Am 13.03.2015 um 16:20 schrieb Pieter Barendrecht <
pjbare...@gmail.com>:
> Thanks! I tried both approaches you suggested. Some results using SharedArrays (100,000 simulations)
>
> #workers #time
> 1 ~120s
> 3 ~42s
> 6 ~40s
>
> Short question. The first print statement after the for-loop is already executed before the for-loop ends. How do I prevent this from happening?
>
> Some results using the other approach (again 100,000 simulations)
>
> #workers #time
> 1 ~118s
> 2 ~60s
> 3 ~42s
> 4 ~38s
> 6 ~40s
> 6 ~40s
>
Could you post a simplified code snippet? Either here on in a gist. It is difficult to know what exactly you doing ;-)
> Couple of questions. My equivalent of "myfunc_pure()" also requires a second argument.
Is that argument changing, or is this there to switch between different algorithms etc?
> In addition, I don't make use of the "startindex" argument in the function. What's the common approach here? Next, there are actually multiple variables that should be returned, not just "result".

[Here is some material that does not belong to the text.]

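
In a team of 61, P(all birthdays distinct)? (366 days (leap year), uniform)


P(all different) = Π(366-i)/366 for i=0..60
= (366/366)×(365/366)×...×(306/366)
= 0.004988

P ≈ 0.0050 ≈ 0.50%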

You can always return (a,b,c) instead of a, i.e. a tuple. The function you provide to reduce then has the following signature: myreducer(a::Tuple, b::Tuple). Combine the tuples, and again return a tuple.
>
> Overall, I'm a bit surprised that using more than 3 or 4 workers does not decrease the running time. Any ideas? I'm using Julia 0.3.6 on a 64bit Arch Linux system, Intel(R) Core(TM) i7-3630QM CPU @ 2.40GHz.
Can be any number of things, could be the memory bandwidth being the limiting factor, or that the computation is actually nicely sped up and a lot of what you see is communication overhead. In that case, work on chunks of data / batches of itertations, i.e. dont pmap over millions of things but only a couple dozen. Looking at the code might shed some light.